Единственно, что изменялось, так это тактика
Мне кажется, что художник сегодня явно преувеличивает всесилие власти и ее отрицательное воздействие на творчество. И это можно понять, если вспомнить, в каком положении находилась отечественная культура с конца 20-х годов и до самого последнего времени. Действительно, «властные» отношения в нашем обществе развивались только в одном направлении, которое можно обозначить понятием «прямая репрессия». Единственно, что изменялось, так это тактика и стратегия применения разнообразных форм такой репрессии. Нет ничего удивительного, что современному художнику (да и не только ему) так трудно избавиться от невротического отношения к власти; он, если так можно выразиться, болен властью.

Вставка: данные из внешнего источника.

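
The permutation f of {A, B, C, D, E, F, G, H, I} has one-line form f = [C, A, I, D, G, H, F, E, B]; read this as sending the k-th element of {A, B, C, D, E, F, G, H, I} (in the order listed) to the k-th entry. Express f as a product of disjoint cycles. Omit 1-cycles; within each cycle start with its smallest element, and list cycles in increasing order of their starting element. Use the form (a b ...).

(A C I B)(E G F H)

Iterating f from A gives A → C → I → B → A; that is the 4-cycle (A C I B).
Continuing from each remaining unvisited element yields (A C I B)(E G F H).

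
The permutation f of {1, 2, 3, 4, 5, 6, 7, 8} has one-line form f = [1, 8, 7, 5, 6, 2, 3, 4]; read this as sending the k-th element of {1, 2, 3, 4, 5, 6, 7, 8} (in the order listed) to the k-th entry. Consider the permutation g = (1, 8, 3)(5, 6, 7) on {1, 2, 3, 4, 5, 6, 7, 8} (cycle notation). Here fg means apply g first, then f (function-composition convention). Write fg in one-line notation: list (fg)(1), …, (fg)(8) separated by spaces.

4 8 1 5 2 3 6 7

For each element, apply g then f: 1 → 8 → 4; 2 → 2 → 8; 3 → 1 → 1; 4 → 4 → 5; 5 → 6 → 2; 6 → 7 → 3; 7 → 5 → 6; 8 → 3 → 7.
So fg in one-line form is 4 8 1 5 2 3 6 7.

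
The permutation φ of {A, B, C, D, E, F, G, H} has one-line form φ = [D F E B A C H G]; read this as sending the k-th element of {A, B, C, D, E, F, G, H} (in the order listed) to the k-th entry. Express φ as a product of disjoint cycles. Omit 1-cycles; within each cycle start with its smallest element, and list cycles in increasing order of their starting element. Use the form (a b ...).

From A: A → D → B → F → C → E → A, closing the cycle (A D B F C E).
Continuing from each remaining unvisited element yields (A D B F C E)(G H).

(A D B F C E)(G H)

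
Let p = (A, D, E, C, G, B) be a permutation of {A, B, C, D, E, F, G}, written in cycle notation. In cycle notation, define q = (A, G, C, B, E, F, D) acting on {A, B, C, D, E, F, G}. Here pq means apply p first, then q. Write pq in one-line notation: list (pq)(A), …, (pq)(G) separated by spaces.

(pq)(x) = q(p(x)). Computing each image: q(p(A)) = q(D) = A, q(p(B)) = q(A) = G, q(p(C)) = q(G) = C, q(p(D)) = q(E) = F, q(p(E)) = q(C) = B, q(p(F)) = q(F) = D, q(p(G)) = q(B) = E.
Hence pq = [A G C F B D E].

A G C F B D E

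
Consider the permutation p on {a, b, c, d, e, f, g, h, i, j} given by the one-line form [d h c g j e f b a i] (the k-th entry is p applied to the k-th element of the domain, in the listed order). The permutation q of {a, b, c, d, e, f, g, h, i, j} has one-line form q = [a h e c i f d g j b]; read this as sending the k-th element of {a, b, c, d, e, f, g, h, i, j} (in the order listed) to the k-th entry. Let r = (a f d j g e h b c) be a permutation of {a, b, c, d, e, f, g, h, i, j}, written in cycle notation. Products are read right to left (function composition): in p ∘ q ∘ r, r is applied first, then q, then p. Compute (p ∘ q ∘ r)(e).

f

Apply the permutations in order: r(e) = h, then q(h) = g, then p(g) = f. So (p ∘ q ∘ r)(e) = f.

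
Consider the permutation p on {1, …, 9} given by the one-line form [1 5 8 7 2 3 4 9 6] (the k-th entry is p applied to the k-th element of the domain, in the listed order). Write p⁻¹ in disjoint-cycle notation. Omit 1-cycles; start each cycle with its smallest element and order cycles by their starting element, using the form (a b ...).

(2 5)(3 6 9 8)(4 7)

First write p in disjoint cycles: (2 5)(3 8 9 6)(4 7).
The inverse reverses every cycle; in canonical form, p⁻¹ = (2 5)(3 6 9 8)(4 7).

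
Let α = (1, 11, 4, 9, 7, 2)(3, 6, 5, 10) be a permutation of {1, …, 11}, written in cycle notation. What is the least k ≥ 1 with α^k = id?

12

The disjoint cycles have lengths 6, 4, 1.
Since disjoint cycles commute, ord(α) = lcm(6, 4) = 12.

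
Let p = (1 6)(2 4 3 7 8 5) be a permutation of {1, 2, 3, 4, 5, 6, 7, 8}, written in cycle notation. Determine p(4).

In the cycle (2 4 3 7 8 5), 4 is followed by 3, so p(4) = 3.

3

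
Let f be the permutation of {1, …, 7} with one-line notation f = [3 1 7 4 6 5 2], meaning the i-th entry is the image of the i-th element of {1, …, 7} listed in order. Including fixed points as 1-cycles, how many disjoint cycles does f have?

3

The cycle decomposition is (1, 3, 7, 2)(4)(5, 6), which has 3 cycles (counting 1-cycles).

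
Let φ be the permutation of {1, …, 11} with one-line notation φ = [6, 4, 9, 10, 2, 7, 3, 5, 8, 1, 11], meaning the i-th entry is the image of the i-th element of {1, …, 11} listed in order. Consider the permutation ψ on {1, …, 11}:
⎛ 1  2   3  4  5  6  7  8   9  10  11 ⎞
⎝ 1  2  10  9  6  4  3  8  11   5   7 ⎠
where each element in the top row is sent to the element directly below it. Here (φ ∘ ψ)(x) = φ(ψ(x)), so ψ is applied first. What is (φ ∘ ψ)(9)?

11

First apply ψ: ψ(9) = 11, then φ(11) = 11. Thus (φ ∘ ψ)(9) = 11.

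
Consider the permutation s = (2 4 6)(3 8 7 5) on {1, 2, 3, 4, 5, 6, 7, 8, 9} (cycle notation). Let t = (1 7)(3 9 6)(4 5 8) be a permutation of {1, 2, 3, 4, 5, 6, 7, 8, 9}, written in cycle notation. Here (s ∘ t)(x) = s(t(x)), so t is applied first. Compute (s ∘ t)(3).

First apply t: t(3) = 9, then s(9) = 9. Thus (s ∘ t)(3) = 9.

9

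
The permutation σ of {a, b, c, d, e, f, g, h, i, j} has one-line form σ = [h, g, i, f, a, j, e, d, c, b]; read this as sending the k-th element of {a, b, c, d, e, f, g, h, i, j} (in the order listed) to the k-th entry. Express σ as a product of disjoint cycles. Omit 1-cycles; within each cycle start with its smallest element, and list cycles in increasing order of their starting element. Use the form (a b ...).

(a h d f j b g e)(c i)

Iterating σ from a gives a → h → d → f → j → b → g → e → a; that is the 8-cycle (a h d f j b g e).
Continuing from each remaining unvisited element yields (a h d f j b g e)(c i).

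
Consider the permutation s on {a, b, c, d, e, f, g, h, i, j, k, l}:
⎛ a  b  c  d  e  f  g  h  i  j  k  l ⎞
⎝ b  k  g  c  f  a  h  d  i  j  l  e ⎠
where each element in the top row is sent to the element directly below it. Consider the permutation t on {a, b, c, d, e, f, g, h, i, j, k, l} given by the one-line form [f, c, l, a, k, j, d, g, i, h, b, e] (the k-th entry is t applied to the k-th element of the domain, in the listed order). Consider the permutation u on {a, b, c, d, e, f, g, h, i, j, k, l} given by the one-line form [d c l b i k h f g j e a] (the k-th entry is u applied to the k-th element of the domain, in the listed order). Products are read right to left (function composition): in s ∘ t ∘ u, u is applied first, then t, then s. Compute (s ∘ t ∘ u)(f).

Apply the permutations in order: u(f) = k, then t(k) = b, then s(b) = k. So (s ∘ t ∘ u)(f) = k.

k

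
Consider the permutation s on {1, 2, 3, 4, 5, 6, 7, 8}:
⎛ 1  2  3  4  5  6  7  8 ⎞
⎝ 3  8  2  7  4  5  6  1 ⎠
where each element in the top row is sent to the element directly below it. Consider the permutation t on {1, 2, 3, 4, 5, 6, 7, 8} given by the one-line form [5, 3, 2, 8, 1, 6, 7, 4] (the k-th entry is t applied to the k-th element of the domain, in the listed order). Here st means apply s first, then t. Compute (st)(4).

s(4) = 7, then t(7) = 7; composing gives (st)(4) = 7.

7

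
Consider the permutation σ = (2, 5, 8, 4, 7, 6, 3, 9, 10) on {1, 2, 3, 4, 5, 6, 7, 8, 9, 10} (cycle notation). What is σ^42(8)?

10

8 lies in the 9-cycle (2, 5, 8, 4, 7, 6, 3, 9, 10).
Since the cycle has length 9, σ^42 acts on it the same as σ^6 (42 mod 9 = 6).
Stepping 6 places around the cycle: 8 → 4 → 7 → 6 → 3 → 9 → 10.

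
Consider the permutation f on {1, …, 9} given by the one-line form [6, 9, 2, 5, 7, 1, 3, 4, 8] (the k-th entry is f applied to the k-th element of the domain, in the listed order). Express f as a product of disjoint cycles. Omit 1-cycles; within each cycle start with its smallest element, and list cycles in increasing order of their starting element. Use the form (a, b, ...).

From 1: 1 → 6 → 1, closing the cycle (1, 6).
Repeating from the next unused element and collecting all non-trivial cycles gives (1, 6)(2, 9, 8, 4, 5, 7, 3).

(1, 6)(2, 9, 8, 4, 5, 7, 3)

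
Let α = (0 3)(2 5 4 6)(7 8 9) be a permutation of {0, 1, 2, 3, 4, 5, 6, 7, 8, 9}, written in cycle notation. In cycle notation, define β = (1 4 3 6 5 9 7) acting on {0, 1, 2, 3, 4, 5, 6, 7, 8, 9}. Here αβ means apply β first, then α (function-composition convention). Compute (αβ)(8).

(αβ)(8) = α(β(8)). β(8) = 8, then α(8) = 9. So (αβ)(8) = 9.

9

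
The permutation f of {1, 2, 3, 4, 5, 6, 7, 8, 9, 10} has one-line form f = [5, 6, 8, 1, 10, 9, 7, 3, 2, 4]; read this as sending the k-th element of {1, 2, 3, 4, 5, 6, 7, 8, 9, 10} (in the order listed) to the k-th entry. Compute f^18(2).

2

Tracing 2 → 6 → … returns to 2 after 3 steps, so 2 lies in a 3-cycle (2 6 9).
Since the cycle has length 3, f^18 acts on it the same as f^0 (18 mod 3 = 0).
So f^18(2) = 2.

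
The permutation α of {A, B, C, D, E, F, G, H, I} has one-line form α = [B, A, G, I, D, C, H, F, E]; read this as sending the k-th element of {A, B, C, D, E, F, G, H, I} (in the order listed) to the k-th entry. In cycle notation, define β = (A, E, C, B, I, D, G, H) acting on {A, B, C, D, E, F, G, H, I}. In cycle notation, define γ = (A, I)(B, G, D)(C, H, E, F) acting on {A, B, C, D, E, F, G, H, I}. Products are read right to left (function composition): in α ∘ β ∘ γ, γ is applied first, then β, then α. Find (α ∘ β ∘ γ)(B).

Apply the permutations in order: γ(B) = G, then β(G) = H, then α(H) = F. So (α ∘ β ∘ γ)(B) = F.

F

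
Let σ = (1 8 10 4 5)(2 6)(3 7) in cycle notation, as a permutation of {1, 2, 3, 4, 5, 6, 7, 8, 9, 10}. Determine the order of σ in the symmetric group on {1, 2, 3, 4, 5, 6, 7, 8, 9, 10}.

10

The cycle type of σ is (5, 2, 2, 1).
The order of σ is the least common multiple of its cycle lengths: lcm(5, 2, 2) = 10.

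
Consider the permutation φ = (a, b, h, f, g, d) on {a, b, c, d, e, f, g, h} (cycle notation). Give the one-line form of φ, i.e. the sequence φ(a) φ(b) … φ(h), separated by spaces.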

Кошмар лабиринтов власти преследует его, обесценивая творческий порыв, и все персонифицированные образы власти от министерского чиновника до партаппаратчика и коррумпированного коллеги по цеху заслоняют собой социальный горизонт. От них исходит угроза прямой репрессии, ибо вина художника перед властью оказывается не в том, что он совершает противоправные действия, а в том, что он художник.
Но когда художник говорит себе: «Или я или она!» — то, на мой взгляд, он признает существование лишь одной формы власти, той, что видима, и на свету которой он находится, той власти, которая указывает на себя: «Да, я есть власть, и кроме меня нет никакой другой!»
В драматическом диалоге с властью художник оценивает себя потенциально свободным, полностью отчужденным от зла власти: «Я — здесь, а она — там, и поэтому, чтобы противостоять власти, я не должен быть там, где она». Вполне оправданное взаимное недоверие. А может ли быть иначе, если в обществе постоянно циркулирует лишь одно представление о власти; и те, кто ее осуществляет, и те, кто от нее страдает, едины в одном: власть неделима и абсолютна, в противном случае это не власть.
В нашем обществе незащищенность художника перед лицом власти стала великим мифом. Но самое интересное, что этот миф и есть реальность, в которой мы существуем. Между художником как творческой личностью и властью как системой запретов нам и сегодня не отыскать промежуточного социального пространства (то, что называют гражданским обществом), которое ограничивало бы действие властных структур до того демократически разумного предела, где власть может осуществляться исключительно в рамках законности и легальности.